Frequently Asked Questions
What are Bing AI Visibility Insights?
Bing AI Visibility Insights are preview features in Bing Webmaster Tools that explain how your content shows up in AI-generated answers. The reports cover Intents, Topics, Citation Share, and Compare.
What is Citation Share in Bing Webmaster Tools?
Citation Share is the portion of citations your site receives for a specific grounding query compared with all citations shown for that query. Bing positions it as an observational, directional metric, not a ranking score.
Why do Intents matter for AI visibility?
Intents add context to citations by showing the type of user goal behind the queries that triggered them. By separating visibility into buckets like informational, commercial, local, or research, teams can match content and CTAs to what people are trying to do.
How are Topics different from keywords?
Topics group many related grounding queries into broader themes (for example, "solar panel cost" and "solar panel efficiency" rolling up into "Solar Energy"). That makes visibility easier to analyze at the conceptual level AI systems tend to use, instead of one keyword at a time.

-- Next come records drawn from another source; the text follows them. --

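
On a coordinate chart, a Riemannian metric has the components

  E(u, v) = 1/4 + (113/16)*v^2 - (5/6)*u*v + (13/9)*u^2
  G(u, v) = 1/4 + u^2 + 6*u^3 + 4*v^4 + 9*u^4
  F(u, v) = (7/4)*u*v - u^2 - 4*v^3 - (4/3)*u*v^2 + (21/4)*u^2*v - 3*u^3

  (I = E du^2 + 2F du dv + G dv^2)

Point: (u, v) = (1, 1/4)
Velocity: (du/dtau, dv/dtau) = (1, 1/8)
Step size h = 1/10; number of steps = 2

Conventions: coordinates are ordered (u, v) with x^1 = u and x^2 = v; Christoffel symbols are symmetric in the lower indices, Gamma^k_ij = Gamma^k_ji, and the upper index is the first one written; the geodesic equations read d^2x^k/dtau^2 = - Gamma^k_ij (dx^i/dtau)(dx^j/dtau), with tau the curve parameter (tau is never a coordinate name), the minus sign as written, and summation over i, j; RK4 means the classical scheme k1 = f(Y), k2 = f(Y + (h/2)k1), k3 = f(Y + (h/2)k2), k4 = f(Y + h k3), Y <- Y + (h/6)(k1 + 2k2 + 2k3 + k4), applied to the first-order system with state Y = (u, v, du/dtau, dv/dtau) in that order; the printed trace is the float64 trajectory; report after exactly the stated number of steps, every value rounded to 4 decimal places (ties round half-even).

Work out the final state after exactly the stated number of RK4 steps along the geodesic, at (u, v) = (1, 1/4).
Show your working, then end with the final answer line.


f(Y) = (du/dtau, dv/dtau, -Gamma^u_ij Y'^i Y'^j, -Gamma^v_ij Y'^i Y'^j) with the Gammas evaluated at the stage position; h = 0.100000; intermediate values shown to 6 dp
step 0: u = 1.0000, v = 0.2500, du/dtau = 1.0000, dv/dtau = 0.1250
step 1:
  k1: at (u, v) = (1.000000, 0.250000), (du/dtau, dv/dtau) = (1.000000, 0.125000); Gamma_uuu = -0.025301, Gamma_uuv = 3.475874, Gamma_uvv = -14.224502, Gamma_vuu = -0.579775, Gamma_vuv = 2.233398, Gamma_vvv = -2.087503; k1 = (1.000000, 0.125000, -0.621410, 0.054043)
  k2: at (u, v) = (1.050000, 0.256250), (du/dtau, dv/dtau) = (0.968929, 0.127702); Gamma_uuu = -0.038265, Gamma_uuv = 3.549990, Gamma_uvv = -15.275248, Gamma_vuu = -0.535710, Gamma_vuv = 2.164661, Gamma_vvv = -2.198845; k2 = (0.968929, 0.127702, -0.593481, 0.003110)
  k3: at (u, v) = (1.048446, 0.256385), (du/dtau, dv/dtau) = (0.970326, 0.125155); Gamma_uuu = -0.037152, Gamma_uuv = 3.544002, Gamma_uvv = -15.230692, Gamma_vuu = -0.536800, Gamma_vuv = 2.165812, Gamma_vvv = -2.192133; k3 = (0.970326, 0.125155, -0.587227, 0.013713)
  k4: at (u, v) = (1.097033, 0.262516), (du/dtau, dv/dtau) = (0.941277, 0.126371); Gamma_uuu = -0.048255, Gamma_uuv = 3.611556, Gamma_uvv = -16.256602, Gamma_vuu = -0.498638, Gamma_vuv = 2.102559, Gamma_vvv = -2.294616; k4 = (0.941277, 0.126371, -0.556825, -0.021761)
  Y <- Y + (h/6)(k1 + 2k2 + 2k3 + k4): u = 1.0970, v = 0.2626, du/dtau = 0.9410, dv/dtau = 0.1261
step 2:
  k1: at (u, v) = (1.096996, 0.262618), (du/dtau, dv/dtau) = (0.941006, 0.126099); Gamma_uuu = -0.048015, Gamma_uuv = 3.610279, Gamma_uvv = -16.251816, Gamma_vuu = -0.498604, Gamma_vuv = 2.102313, Gamma_vvv = -2.293446; k1 = (0.941006, 0.126099, -0.555854, -0.020942)
  k2: at (u, v) = (1.144047, 0.268923), (du/dtau, dv/dtau) = (0.913213, 0.125052); Gamma_uuu = -0.056815, Gamma_uuv = 3.668015, Gamma_uvv = -17.236842, Gamma_vuu = -0.465341, Gamma_vuv = 2.043424, Gamma_vvv = -2.384190; k2 = (0.913213, 0.125052, -0.520836, -0.041355)
  k3: at (u, v) = (1.142657, 0.268871), (du/dtau, dv/dtau) = (0.914964, 0.124031); Gamma_uuu = -0.056287, Gamma_uuv = 3.664817, Gamma_uvv = -17.202456, Gamma_vuu = -0.466201, Gamma_vuv = 2.044765, Gamma_vvv = -2.380198; k3 = (0.914964, 0.124031, -0.520037, -0.037196)
  k4: at (u, v) = (1.188493, 0.275021), (du/dtau, dv/dtau) = (0.889002, 0.122379); Gamma_uuu = -0.063929, Gamma_uuv = 3.717989, Gamma_uvv = -18.165293, Gamma_vuu = -0.436906, Gamma_vuv = 1.990290, Gamma_vvv = -2.464379; k4 = (0.889002, 0.122379, -0.486420, -0.050863)
  Y <- Y + (h/6)(k1 + 2k2 + 2k3 + k4): u = 1.1884, v = 0.2751, du/dtau = 0.8889, dv/dtau = 0.1223

Answer: u = 1.1884, v = 0.2751, du/dtau = 0.8889, dv/dtau = 0.1223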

How does Vizup help with AI visibility?
Vizup is positioned as an operating system for organic growth. It helps brands monitor AI and organic visibility across major platforms (not just Bing), find content gaps using tools like AI brand visibility analysis software, create and optimize pages, publish through connected workflows, and learn from performance across Search, Social, Communities, AI Answer Engines, and Local Discovery.